Something big did come out of it. Stage productions such as Othello, Hamlet, and A Cloud of Witnesses brought critics including Henry Hewes of Saturday Review and photographers such as Eliot Eliosofon of Life magazine to Baylor Theater in Waco. Baker’s production of Eugene McKinney’s A Different Drummer received an invitation from CBS TV’s cultural program, Omnibus, to present the play live from their New York studio.

Baker’s production of As I Lay Dying, Robert Flynn’s adaptation of William Faulkner’s novel, brought an invitation to present the play at the Theater of Nations in Paris, the first non-Broadway production to compete there, where it won a Special Jury Award.

That was Paul Baker the theater director. Equally important was Baker’s role as teacher and mentor in the arts. Architect Arthur Rogers stated, “No single person has contributed more to (theater architecture) development than Paul Baker.” Baker’s architectural visions at Baylor Theater, the Dallas Theater Center, and Trinity University’s Ruth Taylor Theater have inspired similar constructions not only in the United States but in places such as Manila and Seoul.

Baker’s teaching philosophy, based on his famous class “The Integration of Abilities,” has been inspirational. In education Baker has been founder, mentor, or director of children’s theaters where children are the creators of the drama; of the Booker T. Washington School of the Arts; of the Learning About Learning Foundation, a retail line of interactive kits that included books and toys; and dozens of creative programs for children, parents, and educators.

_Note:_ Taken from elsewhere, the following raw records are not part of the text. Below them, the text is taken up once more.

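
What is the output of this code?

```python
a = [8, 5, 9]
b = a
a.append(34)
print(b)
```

Key concept: basic list aliasing.
Step by step:
`a = [8, 5, 9]` → a = [8, 5, 9]
`b = a` → b = [8, 5, 9] (same object as a)
`a.append(34)` → a = [8, 5, 9, 34] (same object as b); b = [8, 5, 9, 34] (same object as a)
`print(b)` → prints [8, 5, 9, 34]

Answer: [8, 5, 9, 34]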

In Paul Baker and the Integration of Abilities, Baker tells how a summer in Paris gave him a new way of looking at theater. Eugene McKinney describes Baker’s development of writers, and Glenn Allen Smith demonstrates the use of the elements in creating a play. In other chapters on acting, directing, speech, and design, Baker’s ideas gave roots and wings to his students and colleagues.

Despite invitations from theaters in other places, including Austria, Germany, Yugoslavia, and New Zealand, and offers of positions at other universities, Baker chose to remain in Texas where he was born and where he lives today.